How augmented reality is helping medics

Posted Nov 2, 2017 by Tim Sandle
Medical professionals are making greater use of augmented reality, including Google glass. Imaging systems are assisting with everything from surgery to training the next generation of physicians.
Augmented reality technology in action.
Augmented reality technology in action.
A leading example of how digital technology is reshaping how physicians work with patients, can be found at the Sutter Health Network, which serves more than 100 communities in Northern California. Dr. Albert Chan, who heads up the digital patient experience, is championing the use of tech to improve healthcare.
Google Glass half full
In a new venture, Dr. Chan has entered into partnership with Augmedix. This is to provide Google Glass for patient visits. The partnership has led to over 100 medics at different centers using Google Glass with their patients. The application is augmented reality.

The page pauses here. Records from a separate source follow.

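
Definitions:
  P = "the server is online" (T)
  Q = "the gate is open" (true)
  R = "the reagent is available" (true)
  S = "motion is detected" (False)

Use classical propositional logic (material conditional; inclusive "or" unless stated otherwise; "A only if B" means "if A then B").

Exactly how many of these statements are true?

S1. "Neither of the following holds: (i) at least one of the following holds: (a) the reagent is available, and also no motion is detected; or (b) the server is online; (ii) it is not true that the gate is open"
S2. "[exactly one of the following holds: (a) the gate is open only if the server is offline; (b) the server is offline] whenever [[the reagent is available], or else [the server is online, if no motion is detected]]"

0

S1: This is ((R and not S) or P) nor not Q.

not S = not False = True
R and not S = True and True = True
(R and not S) or P = True or True = True
not Q = not True = False
((R and not S) or P) nor not Q = True nor False = False
Thus S1 is false.

S2: This is (R or (not S -> P)) -> ((Q -> not P) xor not P).

not S = not False = True
not S -> P = True -> True = True
R or (not S -> P) = True or True = True
not P = not True = False
Q -> not P = True -> False = False
not P = not True = False
(Q -> not P) xor not P = False xor False = False
(R or (not S -> P)) -> ((Q -> not P) xor not P) = True -> False = False
Thus S2 is false.

True statements: 0 (none).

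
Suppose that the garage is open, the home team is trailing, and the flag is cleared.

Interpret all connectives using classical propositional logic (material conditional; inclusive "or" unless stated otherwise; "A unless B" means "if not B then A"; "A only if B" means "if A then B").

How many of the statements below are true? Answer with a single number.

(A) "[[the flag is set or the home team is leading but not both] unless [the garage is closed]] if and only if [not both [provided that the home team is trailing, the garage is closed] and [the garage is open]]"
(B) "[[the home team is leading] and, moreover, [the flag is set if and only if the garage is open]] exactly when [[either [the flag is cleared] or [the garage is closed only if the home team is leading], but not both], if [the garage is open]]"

Let M = "the flag is set" (F), H = "the home team is leading" (F), W = "the garage is closed" (F).

(A): In symbols: ((M xor H) | W) <-> ((~H -> W) nand ~W)

M xor H = F xor F = F
(M xor H) | W = F | F = F
~H = ~F = T
~H -> W = T -> F = F
~W = ~F = T
(~H -> W) nand ~W = F nand T = T
((M xor H) | W) <-> ((~H -> W) nand ~W) = F <-> T = F
Hence (A) is false.

(B): In symbols: (H & (M <-> ~W)) <-> (~W -> (~M xor (W -> H)))

~W = ~F = T
M <-> ~W = F <-> T = F
H & (M <-> ~W) = F & F = F
~W = ~F = T
~M = ~F = T
W -> H = F -> F = T
~M xor (W -> H) = T xor T = F
~W -> (~M xor (W -> H)) = T -> F = F
(H & (M <-> ~W)) <-> (~W -> (~M xor (W -> H))) = F <-> F = T
Hence (B) is true.

1 of the 2 statements is true.

1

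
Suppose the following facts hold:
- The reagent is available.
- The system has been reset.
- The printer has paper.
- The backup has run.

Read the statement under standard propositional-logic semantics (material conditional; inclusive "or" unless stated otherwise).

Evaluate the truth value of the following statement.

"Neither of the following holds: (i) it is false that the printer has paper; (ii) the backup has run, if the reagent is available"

Let H = "the printer has paper" (T), D = "the reagent is available" (T), U = "the backup has run" (T).
In symbols: ~H nor (D -> U)

~H = ~T = F
D -> U = T -> T = T
~H nor (D -> U) = F nor T = F

false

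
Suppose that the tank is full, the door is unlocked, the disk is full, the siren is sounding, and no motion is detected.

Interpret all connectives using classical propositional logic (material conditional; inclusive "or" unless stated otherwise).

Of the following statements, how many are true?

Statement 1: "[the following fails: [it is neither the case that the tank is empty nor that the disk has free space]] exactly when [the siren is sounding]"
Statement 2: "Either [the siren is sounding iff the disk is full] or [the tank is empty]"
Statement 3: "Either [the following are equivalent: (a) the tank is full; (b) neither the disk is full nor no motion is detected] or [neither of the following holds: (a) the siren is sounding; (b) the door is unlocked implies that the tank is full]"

Let Q = "the tank is full" (T), M = "the disk is full" (T), U = "the siren is sounding" (T), W = "motion is detected" (F), H = "the door is locked" (F).

Statement 1: This is ~(~Q nor ~M) <-> U.

~Q = ~T = F
~M = ~T = F
~Q nor ~M = F nor F = T
~(~Q nor ~M) = ~T = F
~(~Q nor ~M) <-> U = F <-> T = F
Thus Statement 1 is false.

Statement 2: Formalization: (U <-> M) | ~Q

U <-> M = T <-> T = T
~Q = ~T = F
(U <-> M) | ~Q = T | F = T
So Statement 2 is true.

Statement 3: In symbols: (Q <-> (M nor ~W)) | (U nor (~H -> Q))

~W = ~F = T
M nor ~W = T nor T = F
Q <-> (M nor ~W) = T <-> F = F
~H = ~F = T
~H -> Q = T -> T = T
U nor (~H -> Q) = T nor T = F
(Q <-> (M nor ~W)) | (U nor (~H -> Q)) = F | F = F
Hence Statement 3 is false.

1 of the 3 statements is true (Statement 2).

1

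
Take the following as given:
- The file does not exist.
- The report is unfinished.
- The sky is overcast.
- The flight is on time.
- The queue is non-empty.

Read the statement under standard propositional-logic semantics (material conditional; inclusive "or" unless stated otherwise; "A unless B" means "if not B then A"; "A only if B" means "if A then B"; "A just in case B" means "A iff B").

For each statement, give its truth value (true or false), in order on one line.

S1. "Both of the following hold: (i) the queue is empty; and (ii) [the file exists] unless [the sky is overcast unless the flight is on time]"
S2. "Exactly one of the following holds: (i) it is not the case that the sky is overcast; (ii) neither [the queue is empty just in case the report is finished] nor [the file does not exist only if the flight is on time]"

Let W = "the queue is empty" (F), V = "the file exists" (F), D = "the sky is overcast" (T), L = "the flight is delayed" (F), K = "the report is finished" (F).

S1: Parsed as W ∧ (V ∨ (D ∨ ¬L))

¬L = ¬F = T
D ∨ ¬L = T ∨ T = T
V ∨ (D ∨ ¬L) = F ∨ T = T
W ∧ (V ∨ (D ∨ ¬L)) = F ∧ T = F
Thus S1 is false.

S2: Formalization: ¬D ⊕ ((W ↔ K) ↓ (¬V → ¬L))

¬D = ¬T = F
W ↔ K = F ↔ F = T
¬V = ¬F = T
¬L = ¬F = T
¬V → ¬L = T → T = T
(W ↔ K) ↓ (¬V → ¬L) = T ↓ T = F
¬D ⊕ ((W ↔ K) ↓ (¬V → ¬L)) = F ⊕ F = F
Hence S2 is false.

S1 False; S2 False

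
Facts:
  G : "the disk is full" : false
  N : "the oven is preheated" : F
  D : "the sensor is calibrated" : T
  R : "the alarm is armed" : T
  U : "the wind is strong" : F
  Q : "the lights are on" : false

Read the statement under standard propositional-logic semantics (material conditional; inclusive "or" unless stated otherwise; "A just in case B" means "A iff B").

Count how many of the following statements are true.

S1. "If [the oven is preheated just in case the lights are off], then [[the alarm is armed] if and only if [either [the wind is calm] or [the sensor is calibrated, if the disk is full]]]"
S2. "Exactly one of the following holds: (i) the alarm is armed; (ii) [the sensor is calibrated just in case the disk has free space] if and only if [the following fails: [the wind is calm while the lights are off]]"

S1: This is (N iff not Q) -> (R iff (not U or (G -> D))).

not Q = not False = True
N iff not Q = False iff True = False
not U = not False = True
G -> D = False -> True = True
not U or (G -> D) = True or True = True
R iff (not U or (G -> D)) = True iff True = True
(N iff not Q) -> (R iff (not U or (G -> D))) = False -> True = True
Thus S1 is true.

S2: In symbols: R xor ((D iff not G) iff not (not U and not Q))

not G = not False = True
D iff not G = True iff True = True
not U = not False = True
not Q = not False = True
not U and not Q = True and True = True
not (not U and not Q) = not True = False
(D iff not G) iff not (not U and not Q) = True iff False = False
R xor ((D iff not G) iff not (not U and not Q)) = True xor False = True
So S2 is true.

2 of the 2 statements are true.

2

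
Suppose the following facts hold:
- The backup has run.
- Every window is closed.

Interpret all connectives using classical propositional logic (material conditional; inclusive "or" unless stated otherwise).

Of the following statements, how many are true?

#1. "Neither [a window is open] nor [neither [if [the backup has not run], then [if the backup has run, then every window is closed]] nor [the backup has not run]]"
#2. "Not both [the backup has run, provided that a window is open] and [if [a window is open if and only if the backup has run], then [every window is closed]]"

1

Let W = "a window is open" (F), U = "the backup has run" (T).

#1: In symbols: W nor ((~U -> (U -> ~W)) nor ~U)

~U = ~T = F
~W = ~F = T
U -> ~W = T -> T = T
~U -> (U -> ~W) = F -> T = T
~U = ~T = F
(~U -> (U -> ~W)) nor ~U = T nor F = F
W nor ((~U -> (U -> ~W)) nor ~U) = F nor F = T
So #1 is true.

#2: Formalization: (W -> U) nand ((W <-> U) -> ~W)

W -> U = F -> T = T
W <-> U = F <-> T = F
~W = ~F = T
(W <-> U) -> ~W = F -> T = T
(W -> U) nand ((W <-> U) -> ~W) = T nand T = F
Thus #2 is false.

True statements: 1.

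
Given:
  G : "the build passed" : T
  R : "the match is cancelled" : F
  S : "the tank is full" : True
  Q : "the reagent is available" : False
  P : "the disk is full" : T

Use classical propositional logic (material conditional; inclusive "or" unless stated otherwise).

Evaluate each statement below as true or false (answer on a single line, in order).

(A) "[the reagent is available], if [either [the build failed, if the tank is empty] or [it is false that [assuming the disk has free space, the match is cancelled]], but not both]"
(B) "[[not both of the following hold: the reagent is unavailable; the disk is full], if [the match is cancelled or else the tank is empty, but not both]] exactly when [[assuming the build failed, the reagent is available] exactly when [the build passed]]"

(A) false; (B) true

(A): Parsed as ((not S -> not G) xor not (not P -> R)) -> Q

not S = not True = False
not G = not True = False
not S -> not G = False -> False = True
not P = not True = False
not P -> R = False -> False = True
not (not P -> R) = not True = False
(not S -> not G) xor not (not P -> R) = True xor False = True
((not S -> not G) xor not (not P -> R)) -> Q = True -> False = False
So (A) is false.

(B): In symbols: ((R xor not S) -> (not Q nand P)) iff ((not G -> Q) iff G)

not S = not True = False
R xor not S = False xor False = False
not Q = not False = True
not Q nand P = True nand True = False
(R xor not S) -> (not Q nand P) = False -> False = True
not G = not True = False
not G -> Q = False -> False = True
(not G -> Q) iff G = True iff True = True
((R xor not S) -> (not Q nand P)) iff ((not G -> Q) iff G) = True iff True = True
Thus (B) is true.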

This allows the patient visit to be streamed in real-time. A transmission is sent to a scribe at a remote location, where notes are taken and added to the patient’s medical record. This fits with the Augmedix philosophy, which is to simplify how physicians use electronic health records.
By reducing the level of documentation that medics need to complete, the aim is to “re-humanize the doctor-patient relationship.” Through needing to complete fewer records, doctors have more time to spend with patients.
Medics can also speak voice commands to instruct Augmedix’s software to display important patient information like laboratory results or charts onto Glass’s small head-up display.
A step in the right direction
Speaking about the advantages of the Augmedix-Google glass system, Dr. Chan told Tech Republic: “There is this power of being hands free and allowing yourself to focus. When I think of all the distractions in my day, it's nice to be able to focus on my patients. That's what's been truly remarkable.”
Google Glass may not have enjoyed the best reception when an attempt was made to launch it as a consumer product; however, since then the technology has been developed with medics in mind. There have been changes to the touchpad, located on the side of Google Glass which allows users to control the device by swiping through a timeline-like interface displayed on the screen. There has also been an update to the camera, which allows the user to take photographs and record 720p HD video. In addition, the display has been upgraded to a liquid crystal on silicon field-sequential color system.
San Francisco-based Augmedix has been working with Google X for some time to develop the Glass concept for healthcare use. Augmedix has become the largest Google Glass partner in the healthcare industry.